Item 3. Source and Amount of Funds or Other Consideration
Item 3 is hereby amended and supplemented by adding the following
thereto:
On July 26, 2000, Communications loaned $1,250,000 to the
Issuer (as further discussed in Item 4 below) from funds obtained by
Communications from Atlantic Video.
The Reporting Persons understand from Atlantic Video that all
or substantially all of the amounts loaned by Atlantic Video to Communications
have been obtained by Atlantic Video as proceeds from a loan from One-Up, which
received these funds as proceeds of a loan from UCI.
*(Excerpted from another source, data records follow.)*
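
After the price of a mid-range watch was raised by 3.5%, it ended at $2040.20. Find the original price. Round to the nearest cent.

The overall multiplier applied was 1.035.
So the original price was $2040.20 ÷ 1.035 ≈ $1971.21.

$1971.21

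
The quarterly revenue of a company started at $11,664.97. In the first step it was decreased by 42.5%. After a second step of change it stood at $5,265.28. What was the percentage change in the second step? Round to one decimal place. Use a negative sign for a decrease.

-21.5%

After the first step: $11,664.97 × 0.575 = $6707.35775.
Second-step multiplier: $5,265.28 ÷ $6707.35775 ≈ 0.785.
That is a change of -21.5%.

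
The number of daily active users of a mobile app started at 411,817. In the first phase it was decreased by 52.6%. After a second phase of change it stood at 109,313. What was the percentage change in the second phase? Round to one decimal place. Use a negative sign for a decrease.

-44.0%

After the first phase: 411,817 × 0.474 = 195201.258.
Second-phase multiplier: 109,313 ÷ 195201.258 ≈ 0.56.
That is a change of -44.0%.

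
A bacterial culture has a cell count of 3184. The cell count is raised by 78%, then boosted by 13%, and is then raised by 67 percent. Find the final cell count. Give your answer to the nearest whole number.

78% increase: 3184 × 1.78 = 5667.52.
13% increase: 5667.52 × 1.13 = 6404.2976.
67% increase: 6404.2976 × 1.67 = 10695.176992 ≈ 10695.

10695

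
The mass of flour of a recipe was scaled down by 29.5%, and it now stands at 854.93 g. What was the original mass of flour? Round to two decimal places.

1212.67 g

The overall multiplier applied was 0.705.
So the original mass of flour was 854.93 ÷ 0.705 ≈ 1212.67 g.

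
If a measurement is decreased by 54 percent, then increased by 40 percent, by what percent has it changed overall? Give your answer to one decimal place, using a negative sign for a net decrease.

The combined multiplier is 0.46 × 1.4 = 0.644.
That corresponds to a decrease of 35.6%.

-35.6%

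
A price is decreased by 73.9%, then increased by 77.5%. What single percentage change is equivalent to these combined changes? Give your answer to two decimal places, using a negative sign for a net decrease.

-53.67%

A 73.9% decrease multiplies by 0.261.
Then a 77.5% increase: 0.261 × 1.775 = 0.463275.
Overall factor 0.463275, i.e. -53.67%.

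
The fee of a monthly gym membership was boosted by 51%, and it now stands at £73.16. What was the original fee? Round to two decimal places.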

Item 4. Purpose of Transaction.
Item 4 is hereby amended and supplemented by appending to the material
under the caption "Certain Loans to the Issuer" the following:
On July 26, 2000, Communications loaned to the Issuer
$1,250,000, and the Issuer delivered to Communications a promissory note in like
amount (the "July 26, 2000 Promissory Note"). The July 26, 2000 Promissory Note
is payable on January 1, 2001, together with interest, at an annual rate equal
to the Prime Rate, as published in the Wall Street Journal on July 26, 2000. The
July 26, 2000 Promissory Note is secured under the terms of the Communications
Security Agreement.
The foregoing description of the July 26, 2000 Promissory Note
is qualified in its entirety by the text of the July 26, 2000 Promissory Note
which is attached hereto as Exhibit 71.1 and is incorporated herein by
reference.
Item 6. Contracts, Arrangements, Understandings or Relationships with
Respect to Securities of the Issuer.
Item 6 is hereby amended and supplemented by incorporating herein the
information set forth under Item 4 in this Amendment No. 71.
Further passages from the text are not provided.